# 14x40 tailstock arbor stuck & tuneup



## petertha (Apr 15, 2019)

For some reason my lathe tail stock arbor got stuck in the MT quill socket. I’m not certain why because it always ejects when I retract it back below ~ 0.5”. I guessed maybe I wiped it too clean or embedded a chip? It was stuck in there good. I removed the handle & unscrewed the leadscrew so I could see the end of the arbor from the end of the TS casting block. I put a rod in there & tapped it pretty good but still no go. I was worried I might damage something else so I disassembled the TS (for the first time actually).

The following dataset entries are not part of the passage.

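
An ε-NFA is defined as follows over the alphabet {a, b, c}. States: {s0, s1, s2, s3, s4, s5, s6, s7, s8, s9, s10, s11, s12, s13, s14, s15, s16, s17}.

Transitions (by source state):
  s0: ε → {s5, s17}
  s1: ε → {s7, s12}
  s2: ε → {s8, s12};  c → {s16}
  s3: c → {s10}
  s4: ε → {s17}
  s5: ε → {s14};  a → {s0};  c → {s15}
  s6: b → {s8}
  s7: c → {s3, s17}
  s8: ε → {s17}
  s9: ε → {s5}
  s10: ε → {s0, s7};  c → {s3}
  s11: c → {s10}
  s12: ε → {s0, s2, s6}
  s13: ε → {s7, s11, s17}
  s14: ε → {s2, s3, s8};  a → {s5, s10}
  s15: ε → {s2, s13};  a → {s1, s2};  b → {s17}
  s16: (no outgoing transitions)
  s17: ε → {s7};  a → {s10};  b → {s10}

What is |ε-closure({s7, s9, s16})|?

Start with {s7, s9, s16}.
From s9 via ε: add s5.
From s5 via ε: add s14.
From s14 via ε: add s2, s3, s8.
From s2 via ε: add s12.
From s8 via ε: add s17.
From s12 via ε: add s0, s6.
ε-closure = {s0, s2, s3, s5, s6, s7, s8, s9, s12, s14, s16, s17}, which has 12 states.

12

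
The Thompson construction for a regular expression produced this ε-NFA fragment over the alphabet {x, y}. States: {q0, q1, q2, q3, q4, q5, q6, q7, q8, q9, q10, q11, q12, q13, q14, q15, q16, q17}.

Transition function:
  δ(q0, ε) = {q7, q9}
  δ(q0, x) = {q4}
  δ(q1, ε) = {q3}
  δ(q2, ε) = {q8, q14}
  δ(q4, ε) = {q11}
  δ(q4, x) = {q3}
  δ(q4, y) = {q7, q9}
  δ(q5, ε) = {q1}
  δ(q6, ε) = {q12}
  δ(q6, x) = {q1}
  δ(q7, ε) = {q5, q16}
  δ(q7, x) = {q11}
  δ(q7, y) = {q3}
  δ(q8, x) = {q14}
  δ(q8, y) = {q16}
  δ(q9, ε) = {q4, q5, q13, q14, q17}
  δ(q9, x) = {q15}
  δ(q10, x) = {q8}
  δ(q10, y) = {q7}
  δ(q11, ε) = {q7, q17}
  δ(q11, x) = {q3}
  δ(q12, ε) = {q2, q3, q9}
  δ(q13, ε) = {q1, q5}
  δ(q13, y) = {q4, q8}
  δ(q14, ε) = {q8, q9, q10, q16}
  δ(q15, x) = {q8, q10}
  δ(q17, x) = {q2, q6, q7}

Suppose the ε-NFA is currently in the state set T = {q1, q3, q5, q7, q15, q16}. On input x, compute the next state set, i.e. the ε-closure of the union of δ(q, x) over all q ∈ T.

{q1, q3, q5, q7, q8, q10, q11, q16, q17}

q7 on x → {q11}.
q15 on x → {q8, q10}.
No x-transition from q1, q3, q5, q16.
Union after reading x: {q8, q10, q11}.
Now take the ε-closure:
From q11 via ε: add q7, q17.
From q7 via ε: add q5, q16.
From q5 via ε: add q1.
From q1 via ε: add q3.
No new states can be added; the closed set is {q1, q3, q5, q7, q8, q10, q11, q16, q17}.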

The procedure is: unscrew the lead screw so it un-threads from the quill & detaches internally, remove the double jam nuts, remove the spin handle, remove the ball off the quill lock handle & resting pin so it can unwind from the brass lateral quill lock thingy, drift out the brass thingy. Now the quill will slide out towards the headstock.

Once I had the quill out with the arbor still stuck I wasn’t too worried about drifting it a bit harder. Still no go. So I sprayed some WD-40 in the barrel & heated the quill with my heat gun, some more knocks, then it came. Whew! So no pics of that operation but I thought I’d share some internals in case you run across something similar.


----------



## petertha (Apr 15, 2019)

Parts cleaned up. Shows how the shoe engages the slot.


----------



## petertha (Apr 15, 2019)

The brass clamp, color coordinated cap screws & slightly cleaned up shoe in position before quill insertion. I stoned the slot sides so I did not want to remove material off the sides of the shoe. I cleaned up the nose & chamfered the burrs. Its running smooth now.


----------



## petertha (Apr 15, 2019)

Parts schematic


----------



## petertha (Apr 15, 2019)

Am I understanding the tailstock internals correctly?
- big fat chunky strong looking tang on the end of the arbor engages something inside the quill to prevent rotation
- but quill transfers that torque to the tailstock casting via the keyway slot into that little shoe slider part, essentially the cross section of the round pin segment that fits in the casting hole
- so anti-rotation torque basically boils down to shearing that pin plus any 'stiction' force from the MT arbor/socket fit

Maybe its this way by design?


----------



## petertha (Apr 19, 2019)

Answering my own question here. In fact, I probably had this figured out a long time ago & since forgot. There is no anti-rotation mechanism that engages the tang on the end of the MT3 arbor inside the quill barrel. Its just the tapered fit.


----------